Bencana ini tidak hanya mengganggu aktivitas masyarakat tetapi juga merusak infrastruktur, seperti jalan, jembatan, dan permukiman warga.
Menanggapi hal tersebut, Anggota DPRD Provinsi Kalteng, Wengga Febri Dwi Tananda, yang meminta pemerintah lebih proaktif dalam menangani banjir.
Menurutnya, langkah penanganan tidak cukup bersifat reaktif, tetapi harus direncanakan jauh sebelum musim penghujan tiba.
“Pemerintah seharusnya tidak seperti ‘makan cabe’, terasa pedas hanya ketika digigit. Penanganan banjir harus dilakukan sebelum musim penghujan tiba,” tegas Anggota Komisi III DPRD Kalteng dari Dapil 2 Kotim-Seruyan, Selasa 3 Desember 2024.
Wengga mengusulkan beberapa langkah strategis untuk mengurangi risiko banjir, di antaranya pembangunan embung pengendali banjir, pengelolaan sumber daya air yang lebih efektif, serta mengubah kawasan rawan banjir menjadi daerah resapan air.
Selain itu, ia juga menyoroti pentingnya membangun kesadaran masyarakat tentang bahaya banjir dan dampaknya terhadap kesehatan.
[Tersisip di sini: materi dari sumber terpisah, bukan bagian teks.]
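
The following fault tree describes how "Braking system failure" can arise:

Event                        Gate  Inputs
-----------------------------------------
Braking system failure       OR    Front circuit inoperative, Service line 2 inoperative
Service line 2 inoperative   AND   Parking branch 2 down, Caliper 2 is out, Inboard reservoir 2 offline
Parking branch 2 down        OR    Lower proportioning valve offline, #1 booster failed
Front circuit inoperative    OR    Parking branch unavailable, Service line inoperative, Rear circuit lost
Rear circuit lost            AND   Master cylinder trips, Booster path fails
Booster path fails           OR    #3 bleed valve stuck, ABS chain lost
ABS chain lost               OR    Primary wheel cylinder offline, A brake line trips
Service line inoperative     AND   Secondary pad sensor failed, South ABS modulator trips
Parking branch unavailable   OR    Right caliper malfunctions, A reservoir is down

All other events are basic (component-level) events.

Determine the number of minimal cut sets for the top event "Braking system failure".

8

Parking branch unavailable [OR]: union of children's cut sets → 2 cut set(s).
Service line inoperative [AND]: one cut set from each child combined → 1 × 1 = 1 cut set(s).
ABS chain lost [OR]: union of children's cut sets → 2 cut set(s).
Booster path fails [OR]: union of children's cut sets → 3 cut set(s).
Rear circuit lost [AND]: one cut set from each child combined → 1 × 3 = 3 cut set(s).
Front circuit inoperative [OR]: union of children's cut sets → 6 cut set(s).
Parking branch 2 down [OR]: union of children's cut sets → 2 cut set(s).
Service line 2 inoperative [AND]: one cut set from each child combined → 2 × 1 × 1 = 2 cut set(s).
Braking system failure [OR]: union of children's cut sets → 8 cut set(s).
Minimal cut sets: {Right caliper malfunctions}; {A reservoir is down}; {Secondary pad sensor failed, South ABS modulator trips}; {#3 bleed valve stuck, Master cylinder trips}; {Master cylinder trips, Primary wheel cylinder offline}; {A brake line trips, Master cylinder trips}; {Caliper 2 is out, Inboard reservoir 2 offline, Lower proportioning valve offline}; {#1 booster failed, Caliper 2 is out, Inboard reservoir 2 offline}.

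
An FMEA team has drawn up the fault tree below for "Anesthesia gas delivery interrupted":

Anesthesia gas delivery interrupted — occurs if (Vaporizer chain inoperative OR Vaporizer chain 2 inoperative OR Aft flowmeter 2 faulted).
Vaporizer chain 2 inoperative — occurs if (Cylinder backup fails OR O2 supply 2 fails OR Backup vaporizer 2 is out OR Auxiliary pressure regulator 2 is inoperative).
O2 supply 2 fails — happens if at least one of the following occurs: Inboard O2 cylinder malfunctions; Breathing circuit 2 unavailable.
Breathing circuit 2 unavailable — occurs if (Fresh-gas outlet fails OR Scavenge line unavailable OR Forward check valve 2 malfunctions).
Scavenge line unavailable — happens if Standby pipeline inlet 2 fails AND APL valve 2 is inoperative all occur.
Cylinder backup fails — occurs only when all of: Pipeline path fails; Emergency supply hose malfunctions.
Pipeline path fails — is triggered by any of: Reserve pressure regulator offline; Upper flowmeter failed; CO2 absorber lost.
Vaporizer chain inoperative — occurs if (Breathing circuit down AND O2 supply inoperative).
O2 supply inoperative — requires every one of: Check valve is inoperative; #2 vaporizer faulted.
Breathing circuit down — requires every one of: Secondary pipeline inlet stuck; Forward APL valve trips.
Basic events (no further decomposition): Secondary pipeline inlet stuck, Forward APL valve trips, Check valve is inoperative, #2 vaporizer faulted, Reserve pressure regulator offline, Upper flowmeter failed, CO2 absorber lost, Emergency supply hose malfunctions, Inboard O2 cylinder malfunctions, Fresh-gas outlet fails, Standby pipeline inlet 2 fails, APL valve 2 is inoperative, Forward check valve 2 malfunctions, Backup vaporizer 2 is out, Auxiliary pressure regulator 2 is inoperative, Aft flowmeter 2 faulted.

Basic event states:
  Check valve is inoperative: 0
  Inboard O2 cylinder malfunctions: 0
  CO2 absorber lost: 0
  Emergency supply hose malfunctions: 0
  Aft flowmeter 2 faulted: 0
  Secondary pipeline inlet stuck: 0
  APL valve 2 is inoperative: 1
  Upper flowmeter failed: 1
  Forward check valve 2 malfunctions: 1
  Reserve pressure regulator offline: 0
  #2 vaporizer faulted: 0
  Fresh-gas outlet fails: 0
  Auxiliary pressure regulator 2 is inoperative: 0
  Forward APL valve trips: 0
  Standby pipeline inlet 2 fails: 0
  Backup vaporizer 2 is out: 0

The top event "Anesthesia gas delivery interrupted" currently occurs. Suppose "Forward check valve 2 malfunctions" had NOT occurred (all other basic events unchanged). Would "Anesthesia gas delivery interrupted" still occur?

No

Counterfactual: set "Forward check valve 2 malfunctions" to not occurred.
Breathing circuit down [AND]: Secondary pipeline inlet stuck=not, Forward APL valve trips=not → not all inputs occur → does not occur.
O2 supply inoperative [AND]: Check valve is inoperative=not, #2 vaporizer faulted=not → not all inputs occur → does not occur.
Vaporizer chain inoperative [AND]: Breathing circuit down=not, O2 supply inoperative=not → not all inputs occur → does not occur.
Pipeline path fails [OR]: Reserve pressure regulator offline=not, Upper flowmeter failed=occurs, CO2 absorber lost=not → at least one input occurs → occurs.
Cylinder backup fails [AND]: Pipeline path fails=occurs, Emergency supply hose malfunctions=not → not all inputs occur → does not occur.
Scavenge line unavailable [AND]: Standby pipeline inlet 2 fails=not, APL valve 2 is inoperative=occurs → not all inputs occur → does not occur.
Breathing circuit 2 unavailable [OR]: Fresh-gas outlet fails=not, Scavenge line unavailable=not, Forward check valve 2 malfunctions=not → no input occurs → does not occur.
O2 supply 2 fails [OR]: Inboard O2 cylinder malfunctions=not, Breathing circuit 2 unavailable=not → no input occurs → does not occur.
Vaporizer chain 2 inoperative [OR]: Cylinder backup fails=not, O2 supply 2 fails=not, Backup vaporizer 2 is out=not, Auxiliary pressure regulator 2 is inoperative=not → no input occurs → does not occur.
Anesthesia gas delivery interrupted [OR]: Vaporizer chain inoperative=not, Vaporizer chain 2 inoperative=not, Aft flowmeter 2 faulted=not → no input occurs → does not occur.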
“Edukasi masyarakat mengenai risiko banjir dan penyakit yang dapat timbul harus digalakkan. Ini penting untuk meningkatkan kesiapan masyarakat dalam menghadapi bencana,” tambahnya.
Lebih lanjut, Wengga berharap pemerintah bersama instansi terkait dapat merumuskan kebijakan berkelanjutan yang tidak hanya menangani banjir secara darurat, tetapi juga memberikan solusi jangka panjang. Dengan pendekatan tersebut, ia optimis dampak banjir dapat diminimalkan.
Banjir yang kerap terjadi di Kalteng selama musim penghujan, menurut Wengga, menjadi peringatan akan perlunya sinergi antara pemerintah dan masyarakat dalam mewujudkan mitigasi bencana yang efektif dan berkelanjutan.